The Independent Monitoring Commission (IMC) issued its 23rd report on paramilitary activity in Northern Ireland to the British and Irish governments and said mainstream organisations continue to follow a peaceful path.
While the body of experts warned that dissidents including the Real IRA (RIRA) are wedded to violence, the group concluded that the militants had failed to secure public support and remain at the political margins.
Dissident groups have been responsible for a string of shootings and bombings, including a recent high-profile bomb attack on MI5's Northern Ireland headquarters, but the IMC said the groups are incapable of derailing the peace process.
"In particular, the range and nature of RIRA's (Real IRA) activities in the six months under review were, by any yardstick, a very serious matter," said the IMC report.
"However, it is important to point out that this is in no way a reappearance of something comparable to the PIRA (Provisional IRA) campaign.

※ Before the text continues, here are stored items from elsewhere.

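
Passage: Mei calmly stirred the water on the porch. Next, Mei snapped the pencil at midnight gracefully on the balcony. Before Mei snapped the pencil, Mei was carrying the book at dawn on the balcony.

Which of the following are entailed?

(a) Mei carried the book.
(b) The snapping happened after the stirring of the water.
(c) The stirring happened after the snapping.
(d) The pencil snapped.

(a), (b), (d)

(a) Entailed — 'carry' is an activity; 'was carrying' entails that some carrying happened, so 'carried' holds.
(b) Entailed — the narrative places the stirring before the snapping.
(c) Not entailed — the narrative places the stirring before the snapping, not after.
(d) Entailed — 'Mei snapped the pencil' is causative; it entails the inchoative 'the pencil snapped'.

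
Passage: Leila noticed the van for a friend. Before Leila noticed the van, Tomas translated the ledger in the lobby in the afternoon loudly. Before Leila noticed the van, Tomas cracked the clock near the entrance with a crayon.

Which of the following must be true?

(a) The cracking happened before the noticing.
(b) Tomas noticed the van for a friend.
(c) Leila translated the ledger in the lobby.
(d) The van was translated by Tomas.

(a) Entailed — the narrative places the cracking before the noticing.
(b) Not entailed — the passage has Leila noticing the van, not Tomas.
(c) Not entailed — the passage has Tomas translating the ledger, not Leila.
(d) Not entailed — Tomas translated the ledger, not the van; the van belongs to the noticing event.

(a)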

"There are a number of ways in which RIRA's present activities differ from that campaign. For example, the political context is entirely different, with the Belfast Agreement in 1998, supported by the overwhelming majority of the people of Ireland North and South, and the community support for the developments which have flowed from it, most recently the devolution of policing and justice.
"Operationally, RIRA does not have comparable resources in terms of personnel, money, organisation and cohesion, or range of weaponry and expertise, and it has not matched the range and tempo of PIRA's activities."
The IMC added: "It has neither significant local nor international support. While the threat from RIRA is dangerously lethal, it is also politically marginal."